Cantora Vanessa da Mata publica seu primeiro romance, "A Filha das Flores" - Reprodução
Cantora Vanessa da Mata publica seu primeiro romance, "A Filha das Flores" Imagem: Reprodução

Do UOL em, São Paulo

18/10/2013 18h50

Leia abaixo o primeiro capítulo do livro "A Filha das Flores", romance de estreia da cantora Vanessa da Mata, publicado pela editora Companhia das Letras.

1. A manga de Eva
Uma br comprida e sinuosa corta a cidade ao meio, leva
aonde os olhos não veem. Ela liga e desliga a parte sul do pedaço
norte do país, ativa as suas diferenças e saudades. No meio
do nada, à deriva, a cidade se debate contra o esquecimento e o
tédio. Nos quintais e nas ruas estão os velhos. Os sons dos gritos
das crianças enchem os ares. O meu rosto se vira para o passado
que, instantaneamente, me traz os dias que moraram em mim,
como se eles ainda tocassem o presente.

Todos os anos, neste período, o céu é mexido pela revoada
das araras de peito vermelho e amarelo. Dezenas e dezenas, que
mergulham nas cores derramadas no horizonte. Somos levados
pelo reboliço que elas causam. Nós, os mamoeiros, as mangueiras,
as mangabeiras, os abacateiros e tudo aquilo que é colorido e vive.
De alguma forma, dá vontade de partir com elas, as araras.
Muitas não aparecem mais, estão quase extintas. A gente se entristece,
e deveríamos nos entristecer por todos os outros seres
não vistosos. E se fossem tatupebas? Vespas? Gambás ou hienas?

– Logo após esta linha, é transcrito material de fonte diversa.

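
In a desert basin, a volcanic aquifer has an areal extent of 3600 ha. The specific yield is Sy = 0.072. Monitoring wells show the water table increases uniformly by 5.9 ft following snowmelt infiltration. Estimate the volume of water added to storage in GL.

A = 3600 ha = 3.6 × 10^7 m²
Δh = 5.9 ft = 1.798 m
ΔV = Sy × A × Δh = 0.072 × 3.6 × 10^7 m² × 1.798 m = 4.661 × 10^6 m³
ΔV = 4.661 × 10^6 m³ = 4.661 GL

ΔV ≈ 4.66 GL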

A humanidade só se importa com o que enfeita, que se danem
as hienas com o seu gargalhar detestável, irônico, malcheiroso.
Nesses dias, sinceramente, eu me meteria por entre as araras e
voaria no fundo do céu, até me faltar o ar.

Me lembrei de mim, pequenina, com oito anos, e de titia
Florinda, já com doze. De nós duas seguindo o trieirinho das
lava-pés, aquelas formigas davam a volta ao hemisfério. Éramos
três ou quatro engrossando uma turminha por conta delas, o
diabo em inseto, devoravam o jardim de roseiras. Abraçadas às
folhas, avançavam com gostura e ignorância. Nós, mergulhados
na noite, atrás das vermelhas cabeçudas, de lanternas em punho
e com a atenção voltada para o trieirinho. As folhas das roseiras
mordidas, sangrando no lombo das bichas bundudas e sem coração,
apenas com fome. O corpinho não desgrudava da tarefa
conquistada até o ponto de muitas horas de sacrifício. Se as puxássemos
pelo tronco, na intenção de separá-las das folhas, bem
podiam perder a cabeça, e muitas perdiam, mas jamais as folhas,
as folhas elas não soltavam.

Passava uma vida, e nada de chegar à boca do formigueiro,
nunca chegamos de fato ao mais antigo, ao pai de todos. Era um
grande mistério. As formigas faziam acontecer o sigilo. Tinham
uma grandiosa estrada de um vaivém intenso, interestadual,
internacional — talvez mais importante do que a nossa br. O
cheiro da noite, o seu sereno, deitava na nossa testa, como que
flutuando sobre nós.

Titia Florinda era vestida de olhos para aquilo, uma onça
vigiando a coleção de presas. Era inteira no movimento delas.
Às vezes corria veloz, atenciosa, para não pisar na estrada descamisada,
despelada pelas bichinhas, desgastada e levemente
afundada com o passeio do fluxo. Tão difícil quanto descobrir
como começou uma fofoca — e o seu grande estrago — era
encontrar o seu ponto central. Formigas não entregam segredos,
a sua organização é intransponível e a sua casa, um santuário.
Gastávamos dias e noites inteiras na procura, começando sempre
de onde havíamos parado na noite anterior. Para não nos
perdermos, fincávamos bandeirinhas vermelhas no ponto onde
terminávamos — um esforço danado, acumulado e admirado.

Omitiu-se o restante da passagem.